Le socialisme « classique », celui du parti social-démocrate, ne lui déplaisait pas. Ce n’est pas qu’il contenait ses premières vues sur la politique, la nation, et l’économie, mais les objectifs socialistes lui semblaient au moins louables, et allaient dans le même sens que les siens : la suppression de la misère du peuple. « L'activité de la Social-Démocratie, écrira-il, ne m'était nullement antipathique. Qu'elle se proposât enfin, comme j'étais alors assez sot pour le croire, d'élever le sort du travailleur, m'incitait encore à l'appuyer plutôt qu'à la dénigrer. » Ce flirt léger, en effet, ne dura qu’un temps. D’intenses lectures et l’expérience de la guerre suffirent pour lui retirer sa « sottise ».
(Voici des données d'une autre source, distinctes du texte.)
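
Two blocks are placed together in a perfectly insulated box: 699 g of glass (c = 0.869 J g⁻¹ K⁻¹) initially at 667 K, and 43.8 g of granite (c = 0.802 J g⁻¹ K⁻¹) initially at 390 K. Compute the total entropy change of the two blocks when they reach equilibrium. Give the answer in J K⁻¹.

Energy balance: T_f = (m₁c₁T₁ + m₂c₂T₂)/(m₁c₁ + m₂c₂) = 651.86 K.
ΔS₁ = m₁c₁ ln(T_f/T₁) = 607.431 × ln(651.86/667) = -13.95 J/K.
ΔS₂ = m₂c₂ ln(T_f/T₂) = 35.1276 × ln(651.86/390) = 18.04 J/K.
ΔS_total = -13.95 + 18.04 = 4.09 J/K.

ΔS_total = 4.09 J/K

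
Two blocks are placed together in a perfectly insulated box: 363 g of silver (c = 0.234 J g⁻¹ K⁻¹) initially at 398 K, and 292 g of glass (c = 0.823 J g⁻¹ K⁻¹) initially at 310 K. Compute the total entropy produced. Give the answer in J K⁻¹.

Energy balance: T_f = (m₁c₁T₁ + m₂c₂T₂)/(m₁c₁ + m₂c₂) = 332.98 K.
ΔS₁ = m₁c₁ ln(T_f/T₁) = 84.942 × ln(332.98/398) = -15.15 J/K.
ΔS₂ = m₂c₂ ln(T_f/T₂) = 240.316 × ln(332.98/310) = 17.19 J/K.
ΔS_total = -15.15 + 17.19 = 2.04 J/K.

ΔS_total = 2.04 J/K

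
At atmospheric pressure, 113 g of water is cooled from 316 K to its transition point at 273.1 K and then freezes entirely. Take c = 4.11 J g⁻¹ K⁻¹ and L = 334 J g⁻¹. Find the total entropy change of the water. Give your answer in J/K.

ΔS = -206 J/K

Cooling step: ΔS₁ = m c ln(T_tr/T_i) = 113 × 4.11 × ln(273.1/316) = -67.76 J/K.
Phase change: ΔS₂ = −mL/T_tr = −113 × 334 / 273.1 = -138.2 J/K.
ΔS_total = (-67.76) + (-138.2) = -206 J/K.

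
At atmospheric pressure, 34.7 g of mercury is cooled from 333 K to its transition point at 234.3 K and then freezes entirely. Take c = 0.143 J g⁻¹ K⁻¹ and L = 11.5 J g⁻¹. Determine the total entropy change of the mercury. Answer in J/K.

ΔS = -3.45 J/K

Cooling step: ΔS₁ = m c ln(T_tr/T_i) = 34.7 × 0.143 × ln(234.3/333) = -1.744 J/K.
Phase change: ΔS₂ = −mL/T_tr = −34.7 × 11.5 / 234.3 = -1.703 J/K.
ΔS_total = (-1.744) + (-1.703) = -3.45 J/K.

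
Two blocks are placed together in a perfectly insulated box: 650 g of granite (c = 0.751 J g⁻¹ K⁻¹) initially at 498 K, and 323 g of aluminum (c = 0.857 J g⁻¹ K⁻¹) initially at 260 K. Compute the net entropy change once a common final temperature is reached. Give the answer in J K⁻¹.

ΔS_total = 34.7 J/K

Energy balance: T_f = (m₁c₁T₁ + m₂c₂T₂)/(m₁c₁ + m₂c₂) = 411.88 K.
ΔS₁ = m₁c₁ ln(T_f/T₁) = 488.15 × ln(411.88/498) = -92.688 J/K.
ΔS₂ = m₂c₂ ln(T_f/T₂) = 276.811 × ln(411.88/260) = 127.34 J/K.
ΔS_total = -92.688 + 127.34 = 34.7 J/K.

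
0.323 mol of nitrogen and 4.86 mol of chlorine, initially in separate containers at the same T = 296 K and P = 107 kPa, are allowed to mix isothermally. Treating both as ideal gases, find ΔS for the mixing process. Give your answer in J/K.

Mole fractions: x_A = 0.323/5.18 = 0.0623, x_B = 0.938.
ΔS_mix = −R(n_A ln x_A + n_B ln x_B) = −8.314 × (0.323 ln 0.0623 + 4.86 ln 0.938) = 10.1 J/K.

ΔS_mix = 10.1 J/K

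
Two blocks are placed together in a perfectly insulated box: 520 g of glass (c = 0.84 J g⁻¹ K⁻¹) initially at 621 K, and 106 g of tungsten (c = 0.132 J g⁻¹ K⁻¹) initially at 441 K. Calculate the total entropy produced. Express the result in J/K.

ΔS_total = 0.715 J/K

Energy balance: T_f = (m₁c₁T₁ + m₂c₂T₂)/(m₁c₁ + m₂c₂) = 615.41 K.
ΔS₁ = m₁c₁ ln(T_f/T₁) = 436.8 × ln(615.41/621) = -3.948 J/K.
ΔS₂ = m₂c₂ ln(T_f/T₂) = 13.992 × ln(615.41/441) = 4.663 J/K.
ΔS_total = -3.948 + 4.663 = 0.715 J/K.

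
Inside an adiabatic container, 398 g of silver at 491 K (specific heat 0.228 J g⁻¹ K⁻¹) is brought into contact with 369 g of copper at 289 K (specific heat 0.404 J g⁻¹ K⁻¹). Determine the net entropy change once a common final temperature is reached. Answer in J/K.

Energy balance: T_f = (m₁c₁T₁ + m₂c₂T₂)/(m₁c₁ + m₂c₂) = 365.43 K.
ΔS₁ = m₁c₁ ln(T_f/T₁) = 90.744 × ln(365.43/491) = -26.8 J/K.
ΔS₂ = m₂c₂ ln(T_f/T₂) = 149.076 × ln(365.43/289) = 34.98 J/K.
ΔS_total = -26.8 + 34.98 = 8.18 J/K.

ΔS_total = 8.18 J/K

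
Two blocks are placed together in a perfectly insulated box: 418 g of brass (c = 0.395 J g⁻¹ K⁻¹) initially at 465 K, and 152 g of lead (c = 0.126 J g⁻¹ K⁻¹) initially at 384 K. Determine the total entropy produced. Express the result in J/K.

ΔS_total = 0.299 J/K

Energy balance: T_f = (m₁c₁T₁ + m₂c₂T₂)/(m₁c₁ + m₂c₂) = 456.58 K.
ΔS₁ = m₁c₁ ln(T_f/T₁) = 165.11 × ln(456.58/465) = -3.017 J/K.
ΔS₂ = m₂c₂ ln(T_f/T₂) = 19.152 × ln(456.58/384) = 3.316 J/K.
ΔS_total = -3.017 + 3.316 = 0.299 J/K.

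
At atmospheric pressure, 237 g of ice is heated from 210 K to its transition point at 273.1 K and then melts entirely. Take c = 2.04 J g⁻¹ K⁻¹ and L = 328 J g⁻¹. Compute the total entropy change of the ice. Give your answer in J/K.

ΔS = 412 J/K

Warming step: ΔS₁ = m c ln(T_tr/T_i) = 237 × 2.04 × ln(273.1/210) = 127 J/K.
Phase change: ΔS₂ = +mL/T_tr = 237 × 328 / 273.1 = 284.6 J/K.
ΔS_total = (127) + (284.6) = 412 J/K.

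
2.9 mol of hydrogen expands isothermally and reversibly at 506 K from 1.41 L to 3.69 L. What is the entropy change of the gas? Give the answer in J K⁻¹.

ΔS_gas = 23.2 J/K

For an isothermal ideal gas ΔS_gas = nR ln(V₂/V₁) = 2.9 × 8.314 × ln(3.69/1.41) = 23.2 J/K.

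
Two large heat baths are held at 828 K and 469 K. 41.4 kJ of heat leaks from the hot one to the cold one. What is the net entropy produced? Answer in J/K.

ΔS_hot = −Q/T_H = −41400/828 = -50 J/K and ΔS_cold = +Q/T_C = 41400/469 = 88.27 J/K.
ΔS_total = -50 + 88.27 = 38.3 J/K, positive as the second law requires.

ΔS_total = 38.3 J/K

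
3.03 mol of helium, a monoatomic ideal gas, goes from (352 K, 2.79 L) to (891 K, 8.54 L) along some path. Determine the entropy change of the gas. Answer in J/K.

ΔS = 63.3 J/K

Entropy is a state function: ΔS = nC_V ln(T₂/T₁) + nR ln(V₂/V₁), with C_V = 3R/2 = 12.47 J mol⁻¹ K⁻¹ for a monoatomic ideal gas.
ΔS = 3.03 × [12.47 × ln(891/352) + 8.314 × ln(8.54/2.79)] = 63.3 J/K.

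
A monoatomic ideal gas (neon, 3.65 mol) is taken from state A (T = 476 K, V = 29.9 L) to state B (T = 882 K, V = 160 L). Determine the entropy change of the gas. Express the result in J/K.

ΔS = 79 J/K

Entropy is a state function: ΔS = nC_V ln(T₂/T₁) + nR ln(V₂/V₁), with C_V = 3R/2 = 12.47 J mol⁻¹ K⁻¹ for a monoatomic ideal gas.
ΔS = 3.65 × [12.47 × ln(882/476) + 8.314 × ln(160/29.9)] = 79 J/K.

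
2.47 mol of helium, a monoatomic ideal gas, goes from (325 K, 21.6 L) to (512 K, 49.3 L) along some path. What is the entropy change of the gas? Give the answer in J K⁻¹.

ΔS = 30.9 J/K

Entropy is a state function: ΔS = nC_V ln(T₂/T₁) + nR ln(V₂/V₁), with C_V = 3R/2 = 12.47 J mol⁻¹ K⁻¹ for a monoatomic ideal gas.
ΔS = 2.47 × [12.47 × ln(512/325) + 8.314 × ln(49.3/21.6)] = 30.9 J/K.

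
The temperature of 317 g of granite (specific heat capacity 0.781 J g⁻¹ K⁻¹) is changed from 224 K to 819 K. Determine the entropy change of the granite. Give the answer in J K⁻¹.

ΔS = ∫dQ_rev/T = m c ln(T₂/T₁) = 317 × 0.781 × ln(819/224) = 321 J/K.

ΔS = 321 J/K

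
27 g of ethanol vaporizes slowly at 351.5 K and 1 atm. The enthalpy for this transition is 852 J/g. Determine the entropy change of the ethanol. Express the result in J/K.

Heat absorbed by the substance: Q = mL = 27 × 852 = 23004 J.
At constant T, ΔS = Q_rev/T = 23004 / 351.5 = 65.4 J/K.

ΔS = 65.4 J/K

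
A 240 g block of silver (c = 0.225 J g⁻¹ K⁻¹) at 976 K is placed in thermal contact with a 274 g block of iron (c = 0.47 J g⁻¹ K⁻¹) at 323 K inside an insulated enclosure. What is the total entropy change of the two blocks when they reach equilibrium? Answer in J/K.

Energy balance: T_f = (m₁c₁T₁ + m₂c₂T₂)/(m₁c₁ + m₂c₂) = 515.92 K.
ΔS₁ = m₁c₁ ln(T_f/T₁) = 54 × ln(515.92/976) = -34.43 J/K.
ΔS₂ = m₂c₂ ln(T_f/T₂) = 128.78 × ln(515.92/323) = 60.31 J/K.
ΔS_total = -34.43 + 60.31 = 25.9 J/K.

ΔS_total = 25.9 J/K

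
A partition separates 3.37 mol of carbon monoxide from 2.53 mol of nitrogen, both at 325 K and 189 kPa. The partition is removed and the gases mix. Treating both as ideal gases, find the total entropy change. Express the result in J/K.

ΔS_mix = 33.5 J/K

Mole fractions: x_A = 3.37/5.9 = 0.571, x_B = 0.429.
ΔS_mix = −R(n_A ln x_A + n_B ln x_B) = −8.314 × (3.37 ln 0.571 + 2.53 ln 0.429) = 33.5 J/K.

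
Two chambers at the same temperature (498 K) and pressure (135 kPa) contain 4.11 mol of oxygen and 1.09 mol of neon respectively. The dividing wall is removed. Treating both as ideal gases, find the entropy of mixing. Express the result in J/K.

ΔS_mix = 22.2 J/K

Mole fractions: x_A = 4.11/5.2 = 0.79, x_B = 0.21.
ΔS_mix = −R(n_A ln x_A + n_B ln x_B) = −8.314 × (4.11 ln 0.79 + 1.09 ln 0.21) = 22.2 J/K.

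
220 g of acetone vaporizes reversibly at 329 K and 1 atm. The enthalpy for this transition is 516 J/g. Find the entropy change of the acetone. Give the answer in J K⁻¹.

ΔS = 345 J/K

Heat absorbed by the substance: Q = mL = 220 × 516 = 113520 J.
At constant T, ΔS = Q_rev/T = 113520 / 329 = 345 J/K.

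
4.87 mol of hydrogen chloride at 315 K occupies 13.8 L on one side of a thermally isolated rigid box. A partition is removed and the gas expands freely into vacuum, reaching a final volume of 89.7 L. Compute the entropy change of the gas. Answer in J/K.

For an ideal gas in free expansion Q = 0 and W = 0, so T is unchanged.
Entropy is a state function; using a reversible isothermal path, ΔS_gas = nR ln(V₂/V₁) = 4.87 × 8.314 × ln(89.7/13.8) = 75.8 J/K.

ΔS_gas = 75.8 J/K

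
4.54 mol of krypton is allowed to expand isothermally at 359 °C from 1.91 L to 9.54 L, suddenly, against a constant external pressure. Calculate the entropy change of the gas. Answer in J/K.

Entropy is a state function, so ΔS_gas depends only on the end states.
For an isothermal ideal gas ΔS_gas = nR ln(V₂/V₁) = 4.54 × 8.314 × ln(9.54/1.91) = 60.7 J/K.

ΔS_gas = 60.7 J/K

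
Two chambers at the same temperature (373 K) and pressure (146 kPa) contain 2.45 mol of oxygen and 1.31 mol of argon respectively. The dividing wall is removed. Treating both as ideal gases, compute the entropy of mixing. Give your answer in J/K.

ΔS_mix = 20.2 J/K

Mole fractions: x_A = 2.45/3.76 = 0.652, x_B = 0.348.
ΔS_mix = −R(n_A ln x_A + n_B ln x_B) = −8.314 × (2.45 ln 0.652 + 1.31 ln 0.348) = 20.2 J/K.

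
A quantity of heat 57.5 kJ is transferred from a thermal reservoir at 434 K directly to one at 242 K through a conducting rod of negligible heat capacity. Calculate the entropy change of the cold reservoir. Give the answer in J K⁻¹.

ΔS_cold = 238 J/K

The cold reservoir gains heat Q, so ΔS_cold = +Q/T_C = 57500/242 = 238 J/K.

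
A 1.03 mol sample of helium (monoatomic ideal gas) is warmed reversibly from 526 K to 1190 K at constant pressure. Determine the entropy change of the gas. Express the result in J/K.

ΔS = 17.5 J/K

At constant pressure, ΔS = nC_p ln(T₂/T₁) with C_p = 5R/2 = 20.79 J mol⁻¹ K⁻¹.
ΔS = 1.03 × 20.79 × ln(1190/526) = 17.5 J/K.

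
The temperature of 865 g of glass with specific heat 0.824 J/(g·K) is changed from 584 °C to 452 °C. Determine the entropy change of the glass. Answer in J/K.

ΔS = -119 J/K

In kelvin: T₁ = 857.15 K, T₂ = 725.15 K. ΔS = ∫dQ_rev/T = m c ln(T₂/T₁) = 865 × 0.824 × ln(725.15/857.15) = -119 J/K.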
Selon le témoignage de Karl Honisch, l’un de ses amis proches durant ses années passées à Vienne, Hitler était animé d’une véritable haine pour l’argent et l’esprit de lucre en général. Ce serait en vain, par contre, qu’on chercherait chez lui des traces d’un antisémitisme. Son esprit n’avait pas encore fait le lien entre les Juifs et le capitalisme, et quitte à désigner des coupables, il rejetait plutôt la faute sur les chrétiens. Hitler était donc
anticapitaliste à Vienne, ce qui n’était pas la norme, mais n’était pas encore antisémite, alors que c’était là, selon les mots de Kershaw, « l’une des villes européennes où l’antisémitisme était le plus virulent ».

Nous pouvons en conclure qu’Hitler était anticapitaliste avant d’être antisémite, et antisémite avant d’être anticommuniste, ce qui, au surplus, est un parcours intellectuellement logique — nous le verrons. (pp. 30-31)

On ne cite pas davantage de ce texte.